C'est le pays tout entier qui est frappé ; c'est la démocratie, ce sont les valeurs de la République si symboliquement gravées sur le chêne de notre petite commune : Liberté, Egalité, Fraternité.

Le chef de l'Etat a déclaré l'état d'urgence, ce qui entraîne des pouvoirs de police exceptionnels portant sur la réglementation de la circulation et du séjour des personnes, sur la fermeture des lieux ouverts au public et sur la réquisition des armes. Sauf si le Parlement vote une loi afin de le proroger, l'état d'urgence cessera le 25 novembre à minuit.
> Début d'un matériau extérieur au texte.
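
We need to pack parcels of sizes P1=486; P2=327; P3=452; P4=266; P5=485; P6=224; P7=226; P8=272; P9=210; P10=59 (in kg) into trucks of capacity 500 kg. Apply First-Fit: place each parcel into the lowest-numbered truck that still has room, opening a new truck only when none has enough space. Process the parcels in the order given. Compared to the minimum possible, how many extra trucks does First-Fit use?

First-Fit: [486] [327,59] [452] [266,224] [485] [226,272] [210] → 7 trucks.
Total size 3007 kg; any packing needs at least ⌈3007/500⌉ = 7 trucks.
So 7 is already optimal.

0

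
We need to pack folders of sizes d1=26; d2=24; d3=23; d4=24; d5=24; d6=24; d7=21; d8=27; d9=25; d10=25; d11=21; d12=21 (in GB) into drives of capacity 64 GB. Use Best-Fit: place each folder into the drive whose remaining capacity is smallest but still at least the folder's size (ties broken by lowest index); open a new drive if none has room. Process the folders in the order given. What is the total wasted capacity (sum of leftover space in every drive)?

Put d1 (26 GB) in drive 1; 38 GB remain.
Put d2 (24 GB) in drive 1; 14 GB remain.
Put d3 (23 GB) in drive 2; 41 GB remain.
Put d4 (24 GB) in drive 2; 17 GB remain.
Put d5 (24 GB) in drive 3; 40 GB remain.
Put d6 (24 GB) in drive 3; 16 GB remain.
Put d7 (21 GB) in drive 4; 43 GB remain.
Put d8 (27 GB) in drive 4; 16 GB remain.
Put d9 (25 GB) in drive 5; 39 GB remain.
Put d10 (25 GB) in drive 5; 14 GB remain.
Put d11 (21 GB) in drive 6; 43 GB remain.
Put d12 (21 GB) in drive 6; 22 GB remain.
6 drives × 64 GB = 384 GB; used 285 GB; unused 99 GB.

99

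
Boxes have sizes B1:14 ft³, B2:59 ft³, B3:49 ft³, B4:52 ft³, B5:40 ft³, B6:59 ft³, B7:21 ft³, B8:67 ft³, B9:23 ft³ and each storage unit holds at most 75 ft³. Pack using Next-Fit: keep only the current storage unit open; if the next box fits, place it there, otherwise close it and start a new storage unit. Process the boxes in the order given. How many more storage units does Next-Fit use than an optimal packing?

Next-Fit: [14,59] [49] [52] [40] [59] [21] [67] [23] → 8 storage units.
Total size 384 ft³; any packing needs at least ⌈384/75⌉ = 6 storage units.
An optimal packing achieves that bound: [67] [59,14] [59] [52,23] [49,21] [40] → 6 storage units.
Excess: 8 − 6 = 2.

2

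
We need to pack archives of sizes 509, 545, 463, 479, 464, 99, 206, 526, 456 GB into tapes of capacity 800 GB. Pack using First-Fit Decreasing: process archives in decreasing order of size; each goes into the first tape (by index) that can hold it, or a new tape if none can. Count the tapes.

7 tapes

Sorted descending: 545, 526, 509, 479, 464, 463, 456, 206, 99.
545 GB → tape 1 (remaining 255 GB)
526 GB → tape 2 (remaining 274 GB)
509 GB → tape 3 (remaining 291 GB)
479 GB → tape 4 (remaining 321 GB)
464 GB → tape 5 (remaining 336 GB)
463 GB → tape 6 (remaining 337 GB)
456 GB → tape 7 (remaining 344 GB)
206 GB → tape 1 (remaining 49 GB)
99 GB → tape 2 (remaining 175 GB)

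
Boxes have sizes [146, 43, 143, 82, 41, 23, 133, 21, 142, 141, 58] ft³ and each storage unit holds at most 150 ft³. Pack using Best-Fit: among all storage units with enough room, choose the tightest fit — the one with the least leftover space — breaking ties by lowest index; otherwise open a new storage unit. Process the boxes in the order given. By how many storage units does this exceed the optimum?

Best-Fit: [146] [43,82,23] [143] [41,21,58] [133] [142] [141] → 7 storage units.
Total size 973 ft³; any packing needs at least ⌈973/150⌉ = 7 storage units.
So 7 is already optimal.

0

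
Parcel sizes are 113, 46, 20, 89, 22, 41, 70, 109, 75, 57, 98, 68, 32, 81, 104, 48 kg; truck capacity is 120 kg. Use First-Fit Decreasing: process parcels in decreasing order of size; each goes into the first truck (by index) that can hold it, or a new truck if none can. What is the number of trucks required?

Sorted descending: 113, 109, 104, 98, 89, 81, 75, 70, 68, 57, 48, 46, 41, 32, 22, 20.
113 kg → truck 1 (remaining 7 kg)
109 kg → truck 2 (remaining 11 kg)
104 kg → truck 3 (remaining 16 kg)
98 kg → truck 4 (remaining 22 kg)
89 kg → truck 5 (remaining 31 kg)
81 kg → truck 6 (remaining 39 kg)
75 kg → truck 7 (remaining 45 kg)
70 kg → truck 8 (remaining 50 kg)
68 kg → truck 9 (remaining 52 kg)
57 kg → truck 10 (remaining 63 kg)
48 kg → truck 8 (remaining 2 kg)
46 kg → truck 9 (remaining 6 kg)
41 kg → truck 7 (remaining 4 kg)
32 kg → truck 6 (remaining 7 kg)
22 kg → truck 4 (remaining 0 kg)
20 kg → truck 5 (remaining 11 kg)
Final trucks: [113] [109] [104] [98,22] [89,20] [81,32] [75,41] [70,48] [68,46] [57].

10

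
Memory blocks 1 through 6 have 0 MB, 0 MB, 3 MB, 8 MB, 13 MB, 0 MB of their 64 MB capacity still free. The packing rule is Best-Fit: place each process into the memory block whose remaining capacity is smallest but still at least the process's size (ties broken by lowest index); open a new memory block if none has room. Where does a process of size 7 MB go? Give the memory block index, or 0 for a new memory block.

Memory blocks with room: memory block 4 (8 MB), memory block 5 (13 MB).
Tightest fit is memory block 4 with 8 MB free.

4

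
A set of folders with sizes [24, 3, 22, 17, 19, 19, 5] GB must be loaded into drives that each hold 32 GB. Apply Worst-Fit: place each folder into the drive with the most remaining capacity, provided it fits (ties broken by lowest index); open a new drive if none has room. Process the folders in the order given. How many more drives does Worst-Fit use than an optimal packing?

Worst-Fit: [24,3] [22] [17,5] [19] [19] → 5 drives.
5 folders exceed 16 GB (half the capacity), and no two of those can share a drive, so at least 5 drives are needed.
So 5 is already optimal.

0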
En l'état actuel des choses, la Préfecture d'Indre-et-Loire n'a pas interdit les manifestations locales qui étaient prévues pour le week-end, "sous réserve d’un dispositif renforcé de filtrage et de fouilles". (lire ici les mesures de sécurités prise par le Préfet d'I. et L.)

C'est donc un appel à la prudence qui est lancé par les autorités et non une incitation à la peur. Comme son nom l'indique, le but du terrorisme est de semer la terreur. A nous tous de faire en sorte que la folie meurtrière qui a, la nuit dernière, ensanglanté la capitale n'ait comme effet que d'unir la population et favoriser la solidarité.